There  are also some other overloads to give the whole list of worksheets.

 public static IList<MutableDataTable> ReadExcelAllSheets(this DataTableBuilder builder, string filename);
public static IList<MutableDataTable> ReadExcelAllSheets(this DataTableBuilder builder, Stream input);
  

The reader is intended for Excel workbooks that represent tabular data and is not hardened against weird or malformed input.

Anyway, I’m finding this useful for some experiments, and sharing in case somebody else finds it useful too. 

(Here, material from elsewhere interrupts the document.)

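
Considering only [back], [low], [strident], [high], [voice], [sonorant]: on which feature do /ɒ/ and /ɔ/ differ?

/ɒ/ is the low back rounded vowel and /ɔ/ is the mid back rounded lax vowel. Both are [+back], [−strident], [−high], [+voice], [+sonorant]. /ɒ/ is [+low] while /ɔ/ is [−low], so the distinguishing feature is [low].

[low]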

(Now I just need to throw in a WebAPI parameter binding for DataTables, use WebAPI’s query string support, and add some data table Azure helpers and I will be the buzzword bingo champion!)

Comments

  • Anonymous
    April 26, 2012
    The comment has been removed

  • Anonymous
    May 27, 2012
    The comment has been removed

  • Anonymous
    June 04, 2012
    @NuGet User Hi, the version of NuGet that Web Pages Administration uses is really old and this package uses features that require a newer version of it. The easiest way to get up to speed with the newest version of WebPages Administration (and NuGet) would be to get the latest version of WebMatrix. (www.microsoft.com/.../betafeatures.aspx) It's still in beta but it should work perfectly well. Plus it has better support for managing packages from inside the editor.

  • Anonymous
    June 14, 2012
    @Pranav I got round the issue by using the package manager in Visual Web Developer 2010 Express, rather that moving to the beta version of WebMatrix.

  • Anonymous
    June 14, 2012
    Hi Mike There's an issue with the CellToText function in the Excel extensions. theCell.CellValue can be null (if a cell is empty), but the return from the function in this case is theCell.CellValue.Text which causes a null reference exception.

  • Anonymous
    July 12, 2012
    @ Nugetuser - thanks for reporting that. I submited a fix and updated the nuget package.